A Blessing of the Chalk for Marking the Door
L: Lord Jesus, through your Incarnation and birth in true human form, you have made all the earth holy. We now ask your blessing upon this simple gift of your creation — chalk. We use it as a tool to teach our children, and they use it as a tool in their play and games. Now, with your blessing, may it become a tool for us to mark the doors of our home with the symbols of your wise servants who, so long ago, came to worship and adore you in your first home.
People in turn mark the doorway with one or more of the symbols:
20 C M B 07
L: May we, in this house, and all who come to visit, to work, and to play, remember these things throughout the coming year. May all who come and go here find peace, comfort, joy, hope, love, and salvation, for Christ has come to dwell in this house and in these hearts. All: May we be Christ’s light in the world. Amen. (Copyright © 1999. The General Board of Discipleship of The United Methodist Church. Used by permission).
Heidi Haverkamp writes, “Receive every person who comes through your door as though they were bringing Jesus to you. Receive every person you meet as though you were encountering the face of Christ……Part of what makes a monastery a healthy place is to receive guests, so that the monks or sisters don’t get turned in on themselves, or imagine that they’re the center of the world, or that only they are good Christians. Part of what makes a church a healthy place is to receive guests, so that we don’t imagine we’re a club, or a secret place. A church should be a place anyone can come to meet Jesus, and a church is a place where anyone who comes can be a way for the other people there to meet Jesus. That’s why hospitality is so important. Because it helps us meet Jesus.” (http://www.stbenedict.ws/sermon/meeting-jesus-through-hospitality/)
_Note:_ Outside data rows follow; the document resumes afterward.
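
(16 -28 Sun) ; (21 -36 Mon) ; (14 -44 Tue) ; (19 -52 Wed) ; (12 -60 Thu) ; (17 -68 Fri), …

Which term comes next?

(10 -76 Sat)

First part: 16, 21, 14, 19, 12, 17 → 10 (alternating steps +5, −7, +5, −7, …).
For the second part, −8 each step: -28, -36, -44, -52, -60, -68 → -76.
Day — runs through the weekdays Mon→Sun: Sun, Mon, Tue, Wed, Thu, Fri → Sat.
Putting it together: (10 -76 Sat).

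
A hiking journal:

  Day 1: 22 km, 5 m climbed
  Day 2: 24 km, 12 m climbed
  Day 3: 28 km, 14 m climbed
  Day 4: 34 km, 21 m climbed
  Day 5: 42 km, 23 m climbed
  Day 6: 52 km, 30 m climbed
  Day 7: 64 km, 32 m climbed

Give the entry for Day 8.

For the km, differences are 2, 4, 6, … (increasing by 2 each time): 22, 24, 28, 34, 42, 52, 64 → 78.
M climbed: alternating steps +7, +2, +7, +2, …; 5, 12, 14, 21, 23, 30, 32 → 39.
So the next line is 78 km, 39 m climbed.

78 km, 39 m climbed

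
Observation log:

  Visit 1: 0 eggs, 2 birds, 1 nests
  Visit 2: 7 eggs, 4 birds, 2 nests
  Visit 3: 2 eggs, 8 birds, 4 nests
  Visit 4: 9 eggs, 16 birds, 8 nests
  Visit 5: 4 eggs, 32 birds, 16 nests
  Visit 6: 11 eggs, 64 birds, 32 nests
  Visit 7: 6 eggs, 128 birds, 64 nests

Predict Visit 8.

13 eggs, 256 birds, 128 nests

Eggs: alternating steps +7, −5, +7, −5, …; 0, 7, 2, 9, 4, 11, 6 → 13.
Birds: 2, 4, 8, 16, 32, 64, 128 → 256 (×2 each step).
Nests — always the previous value of the birds: 1, 2, 4, 8, 16, 32, 64 → 128.
Combining the parts gives 13 eggs, 256 birds, 128 nests.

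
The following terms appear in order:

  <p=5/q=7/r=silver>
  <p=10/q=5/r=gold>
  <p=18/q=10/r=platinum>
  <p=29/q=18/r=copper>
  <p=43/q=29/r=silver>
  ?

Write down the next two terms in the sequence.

P: differences are 5, 8, 11, … (increasing by 3 each time); 5, 10, 18, 29, 43 → 60 → 80.
Q: always the previous value of the p, so 7, 5, 10, 18, 29 → 43 → 60.
R: repeats silver → gold → platinum → copper, so silver, gold, platinum, copper, silver → gold → platinum.
So the next two terms are <p=60/q=43/r=gold> and <p=80/q=60/r=platinum>.

<p=60/q=43/r=gold>, <p=80/q=60/r=platinum>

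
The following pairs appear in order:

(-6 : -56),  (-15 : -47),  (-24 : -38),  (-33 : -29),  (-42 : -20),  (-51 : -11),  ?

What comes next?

(-60 : -2)

First part: -6, -15, -24, -33, -42, -51 → -60 (−9 each step).
Second part: +9 each step; -56, -47, -38, -29, -20, -11 → -2.
So the next pair is (-60 : -2).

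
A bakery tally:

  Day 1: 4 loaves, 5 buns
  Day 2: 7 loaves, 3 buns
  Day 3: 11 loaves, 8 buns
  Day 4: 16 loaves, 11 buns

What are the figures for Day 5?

Loaves: 4, 7, 11, 16 → 22 (differences are 3, 4, 5, … (increasing by 1 each time)).
Buns goes 5, 3, 8, 11 → 19 (each term is the sum of the two before it).
Combining the parts gives 22 loaves, 19 buns.

22 loaves, 19 buns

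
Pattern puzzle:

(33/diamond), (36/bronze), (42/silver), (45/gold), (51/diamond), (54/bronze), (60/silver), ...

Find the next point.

(63/gold)

First slot: alternating steps +3, +6, +3, +6, …, so 33, 36, 42, 45, 51, 54, 60 → 63.
For the rank, repeats diamond → bronze → silver → gold: diamond, bronze, silver, gold, diamond, bronze, silver → gold.
Combining the parts gives (63/gold).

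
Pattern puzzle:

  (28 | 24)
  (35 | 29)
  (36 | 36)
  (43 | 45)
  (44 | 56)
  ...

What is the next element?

For the first value, alternating steps +7, +1, +7, +1, …: 28, 35, 36, 43, 44 → 51.
Second value: differences are 5, 7, 9, … (increasing by 2 each time); 24, 29, 36, 45, 56 → 69.
Combining the parts gives (51 | 69).

(51 | 69)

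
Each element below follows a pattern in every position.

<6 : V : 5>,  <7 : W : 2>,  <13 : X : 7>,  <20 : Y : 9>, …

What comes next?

<33 : Z : 16>

First value: each term is the sum of the two before it, so 6, 7, 13, 20 → 33.
Letter goes V, W, X, Y → Z (letters move forward 1 place in the alphabet).
For the third value, each term is the sum of the two before it: 5, 2, 7, 9 → 16.
So the next element is <33 : Z : 16>.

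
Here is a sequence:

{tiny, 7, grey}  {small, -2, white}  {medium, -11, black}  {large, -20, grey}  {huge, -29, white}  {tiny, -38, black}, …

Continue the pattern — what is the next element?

{small, -47, grey}

Size goes tiny, small, medium, large, huge, tiny → small (repeats tiny → small → medium → large → huge).
Second entry: −9 each step, so 7, -2, -11, -20, -29, -38 → -47.
For the shade, repeats grey → white → black: grey, white, black, grey, white, black → grey.
Putting it together: {small, -47, grey}.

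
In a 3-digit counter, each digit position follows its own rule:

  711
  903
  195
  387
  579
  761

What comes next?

First digit: +2 each step, mod 10; 7, 9, 1, 3, 5, 7 → 9.
For the second digit, −1 each step, mod 10: 1, 0, 9, 8, 7, 6 → 5.
Third digit: +2 each step, mod 10, so 1, 3, 5, 7, 9, 1 → 3.
So the next label is 953.

953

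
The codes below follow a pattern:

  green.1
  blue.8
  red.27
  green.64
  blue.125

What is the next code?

Colour — repeats green → blue → red: green, blue, red, green, blue → red.
For the second component, perfect cubes: 1³, 2³, 3³, …: 1, 8, 27, 64, 125 → 216.
Combining the parts gives red.216.

red.216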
I remember an article in a Young Life magazine years ago talking about Young Life leaders being “Jesus with skin on.” This Epiphany tradition helps us take time to remember those who have passed through our door this past year who has been “Jesus with skin on,” and we give thanks to God for them.
Each year, we gather around the table with candles with this liturgy to celebrate the Light. One of the things I love about liturgy is that each year, we say these words, and over time, it starts to sink in. Each year with different experiences that have marked our journeys, we bring more to the table, and hopefully we are able to savor the words and let them continue to have their way with us.
May 2020 be a year in which God gives us grace to see Him in the epiphanies of the daily experiences of our lives and may our home be a place where Christ’s light is known.
Robert Benson’s invitation sums it up best:
“Now the season of looking for Him everywhere is upon us — the season of Epiphany is what they call it. Heads up. Keep your eyes and ears and hands open. He is everywhere, and He moves in pretty surprising ways. You do not want to miss Him.”